Ojito became a journalist and was part of a New York Times team that won the 2001 Pulitzer Prize for national reporting. She says the Cuban community in Miami is conflicted about Obama’s trip. Some people wanted more in return — changes in the very structure of the Cuban political system — while others think the visit stripped the Cuban government of a classic excuse for its problems: that it has to fight the enemy. “The government can still point to the embargo,” says Ojito, “but it’s harder for Cubans to see the US as the enemy when you have this man come to the island with his family.”

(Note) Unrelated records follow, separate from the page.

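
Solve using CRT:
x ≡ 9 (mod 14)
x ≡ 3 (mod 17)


m₁ = 14, m₂ = 17, gcd = 1, so CRT applies. M = m₁·m₂ = 238
Let M₁ = M/m₁ = 17, M₂ = M/m₂ = 14
Find y₁ ≡ M₁⁻¹ (mod m₁): 17⁻¹ ≡ 5 (mod 14)
Find y₂ ≡ M₂⁻¹ (mod m₂): 14⁻¹ ≡ 11 (mod 17)
x = a₁·M₁·y₁ + a₂·M₂·y₂ = 9·17·5 + 3·14·11 = 1227
Reduce mod 238: x ≡ 37
Check: 37 mod 14 = 9 ✓, 37 mod 17 = 3 ✓

x ≡ 37 (mod 238)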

Shortly after Obama’s star turn in Havana, Margaret Crahan sat in a packed room on the eighth floor of the International Affairs Building and introduced Soraya Castro (no relation), a professor at the Instituto Superior de Relaciones Internacionales in Havana and the evening’s Cuba Program speaker. The topic: US-Cuba relations. It was one of the Cuba Program’s virtues that the audience, which included John Coatsworth, would hear not from an American expert on Cuba, but rather, a Cuban expert on the US.

“There are some things,” Castro began, “we have to take into consideration.”

The speaker called the process toward normalization that began on December 17, 2014, “the biggest change in US–Cuba relations since 1959,” and cited two major underlying factors not to be ignored: asymmetry (“Not only population or size; I mean the capacities of the two countries to influence each other”) and distrust (“We must understand the historical context in which Cuba was born — under US occupation — and how, in our first constitution, the Platt Amendment was imposed”).